Chacun sort sa montre à gousset, écarquille les yeux, fixe  le cadran en le retournant de tous côtés… et s’aperçoit qu’effectivement il n’est que « moins cinq » !!! C’est d’abord la stupeur… puis un tonnerre d’applaudissements.  Le Grand Magicien venait de réussir une des premières méga-illusions du siècle !

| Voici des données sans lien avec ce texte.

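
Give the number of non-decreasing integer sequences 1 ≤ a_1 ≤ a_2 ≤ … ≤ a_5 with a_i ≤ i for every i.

Weakly increasing sequences with a_i ≤ i biject with Dyck paths of semilength 5, so there are C_5.
C_5 = C(10,5)/6 = 252/6 = 42.

42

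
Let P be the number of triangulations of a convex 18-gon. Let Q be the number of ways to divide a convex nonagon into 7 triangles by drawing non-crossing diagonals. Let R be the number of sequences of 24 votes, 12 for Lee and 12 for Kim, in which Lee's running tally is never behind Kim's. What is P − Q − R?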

Les bônois ne se contentaient pas d’applaudir ou de huer ; ils participaient également à la vie de leur théâtre, soit en tant qu’ouvreur, soit en tant que machiniste – à l’époque, poulies, cordes, projecteurs, fonctionnaient manuellement – soit même, pour certains d’entre eux, comme… figurants !… En effet, quelques pièces nécessitaient un nombre trop  important d’acteurs  pour que les professionnels puissent à eux seuls, recréer l’atmosphère exigée par le scénario : appel était fait alors aux amateurs qui, moyennant petite rémunération, complétaient certaines scènes. C’étaient, dans la plupart des cas, les mêmes qui se proposaient. Malgré les costumes ou autres accessoires dont on les affublait, ils finissaient toujours par être reconnus, et plus singulièrement, par les spectateurs du poulailler, dont ils étaient souvent les congénères dans la vie de tous les jours. Alors fusaient à leur intention quolibets et plaisanteries : « Eh ! Totor ! Si Fifine te voyait elle rigolerait bien ! Oh ! aga l’aute, là-bas, c’est Gus ! y crois qu’avec ses déguisements y serait pas reconnu : Oh ! Gus ! »…

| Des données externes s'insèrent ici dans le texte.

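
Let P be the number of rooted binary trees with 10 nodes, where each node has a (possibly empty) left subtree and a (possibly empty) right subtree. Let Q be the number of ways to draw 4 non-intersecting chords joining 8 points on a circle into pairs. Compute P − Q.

Rooted binary trees with 10 nodes (each child slot possibly empty) number C_10. So P = C_10 = 16796.
Pairing 8 circle points by 4 non-crossing chords gives C_4 matchings. So Q = C_4 = 14.
P − Q = 16796 − 14 = 16782.

16782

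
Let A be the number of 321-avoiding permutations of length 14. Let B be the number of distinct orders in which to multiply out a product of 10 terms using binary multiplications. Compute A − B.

2669578

Permutations of [n] avoiding any single length-3 pattern are counted by C_n; here n = 14. So A = C_14 = 2674440.
Bracketing 10 factors into binary products is counted by C_{10−1} = C_9. So B = C_9 = 4862.
A − B = 2674440 − 4862 = 2669578.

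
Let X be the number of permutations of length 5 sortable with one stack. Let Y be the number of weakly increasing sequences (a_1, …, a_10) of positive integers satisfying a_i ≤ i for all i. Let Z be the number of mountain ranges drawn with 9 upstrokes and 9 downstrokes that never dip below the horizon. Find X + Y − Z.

11976

By Knuth's characterisation, the stack-sortable permutations of length 5 are the 231-avoiders, numbering C_5. So X = C_5 = 42.
Weakly increasing sequences with a_i ≤ i biject with Dyck paths of semilength 10, so there are C_10. So Y = C_10 = 16796.
A Dyck path with 9 up-steps and 9 down-steps has semilength 9, so there are C_9 of them. So Z = C_9 = 4862.
X + Y − Z = 42 + 16796 − 4862 = 11976.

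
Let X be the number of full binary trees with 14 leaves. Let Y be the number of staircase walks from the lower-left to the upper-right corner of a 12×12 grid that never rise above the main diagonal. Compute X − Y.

534888

A full binary tree with L leaves has L−1 internal nodes and is counted by C_{L−1}; L = 14 gives C_13. So X = C_13 = 742900.
Sub-diagonal monotone paths from (0,0) to (12,12) biject with Dyck paths of semilength 12, giving C_12. So Y = C_12 = 208012.
X − Y = 742900 − 208012 = 534888.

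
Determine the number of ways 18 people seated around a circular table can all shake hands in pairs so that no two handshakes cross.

4862

With 18 = 2·9 people, non-crossing handshake pairings are non-crossing perfect matchings on a circle, counted by C_9.
C_9 = 4862.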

Mais 1939 arriva : la guerre fit que les artistes métropolitains se déplacèrent de moins en moins souvent en Algérie. Et en 1943, Bône étant sous les bombes, par deux fois, le marché voisin en fut victime : le Théâtre, vieille bâtisse, en fut si fortement ébranlé, que dés l’armistice signé, en 1945, il fut envisagé de le démolir. En attendant, les troupes, orchestres ou autres chanteurs, ne purent plus se produire que dans certaines salles de cinéma… Seuls, à ses abords, continuèrent de stationner les fameux « landaus » hippomobiles, dans l’attente de clients qu’ils emmèneraient faire un « tour des plages »,  tandis que l’été venu, des marchands arabes, derrière de pleins paniers de pommettes et de jujubes posés à même le sol, proposaient leur cueillette au chaland, et qu’un photographe ambulant, piétinant, appareil « Foca » en main, guettait le passant qui consentirait à poser devant la façade décrépie…

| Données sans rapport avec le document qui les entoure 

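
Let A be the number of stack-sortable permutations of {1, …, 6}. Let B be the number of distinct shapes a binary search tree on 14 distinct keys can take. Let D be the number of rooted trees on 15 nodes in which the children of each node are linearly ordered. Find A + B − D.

Stack-sortable permutations are exactly the 231-avoiding ones, counted by C_n; here n = 6. So A = C_6 = 132.
There are C_n binary search tree shapes on n keys; with n = 14 that is C_14. So B = C_14 = 2674440.
Rooted ordered (plane) trees on m nodes have m−1 edges and are counted by C_{m−1}; m = 15 gives C_14. So D = C_14 = 2674440.
A + B − D = 132 + 2674440 − 2674440 = 132.

132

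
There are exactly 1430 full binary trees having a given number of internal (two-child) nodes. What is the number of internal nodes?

Full binary trees with n internal nodes are counted by C_n. Since C_8 = 1430, the index is 8.

8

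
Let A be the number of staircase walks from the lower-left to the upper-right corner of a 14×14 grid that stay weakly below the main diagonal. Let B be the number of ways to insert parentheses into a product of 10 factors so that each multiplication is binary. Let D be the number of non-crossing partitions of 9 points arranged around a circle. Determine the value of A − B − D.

2664716

Sub-diagonal monotone paths from (0,0) to (14,14) biject with Dyck paths of semilength 14, giving C_14. So A = C_14 = 2674440.
Parenthesizations of m factors correspond to full binary trees with m leaves, counted by C_{m−1}; m = 10 gives C_9. So B = C_9 = 4862.
The non-crossing partitions of [9] form a lattice of size C_9. So D = C_9 = 4862.
A − B − D = 2674440 − 4862 − 4862 = 2664716.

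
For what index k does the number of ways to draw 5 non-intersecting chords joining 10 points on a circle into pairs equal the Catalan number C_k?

Non-crossing perfect matchings of 2n points on a circle are counted by C_n; with 10 points, n = 5.

5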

Quelques années plus tard, ce qui restait du vieux Théâtre fut livré aux démolisseurs. Son successeur, édifié au même emplacement, se voulut plus moderne et plus fonctionnel ; du coup, il ne parvint pas à suggérer cette atmosphère de fête « à l’Italienne », de « comédia dell’arte », qu’exhalaient les vieux murs de son Ancêtre, qui faisait que chaque spectateur se sentait en même temps – un peu – acteur.